Answer: $(x;n;p)=(1;2;3)$, $(x;n;p)=(3,2,7)$. It is easy to see that $2x^3+x^2+10x+5=(x^2+5)(2x+1)$, so the initial equality can be rewritten as $$(x^2+5)(2x+1)=2\cdot p^n.(1)$$ Since $(2x+1)$ is odd for all natural $x$, we have $p\ne 2$ and $2x+1=p^k$, $x^2+5=2\cdot p^{n-k}$. It is evident that $x^2+5>2x+1$ for all $x\in \mathbb{N}$ and $p\ge 3$, then $n-k\ge k$. Therefore, $(x^2+5)÷(2x+1)$. So the number $(x^2+5)/(2x+1)$ is integer, but then the number $2(x^2+5)/(2x+1)$ is also integer.
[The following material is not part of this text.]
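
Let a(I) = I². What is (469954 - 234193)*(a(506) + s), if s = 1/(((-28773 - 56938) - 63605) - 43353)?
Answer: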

Since $2(x^2+5)=x(2x+1)+(10-x)$, we see that $(10-x)/(2x+1)$ must be also integer, and so the number $2(10-x)/(2x+1)$ must be integer too. But $2(10-x)=-(2x+1)+21$, so the number $21/(2x+1)$ must be integer. It is possible only if $2x+1=1,3,7,21$, i.e. if $x=1,x=3,x=10$.

For $x=1$ we have $(x^2+5)(2x+1)=6\cdot 3=18=2\cdot 3^2$, so $p=3$, $n=2$. For $x=3$ we have $(x^2+5)(2x+1)=14\cdot 7=2\cdot 7^2$, so $p=7$, $n=2$. For $x=10$ we have $(x^2+5)(2x+1)=405\cdot 21=5\cdot 7^2\cdot 3^5$, i.e. this number cannot be $2\cdot p^n$ for any natural $n$ and any prime $p$.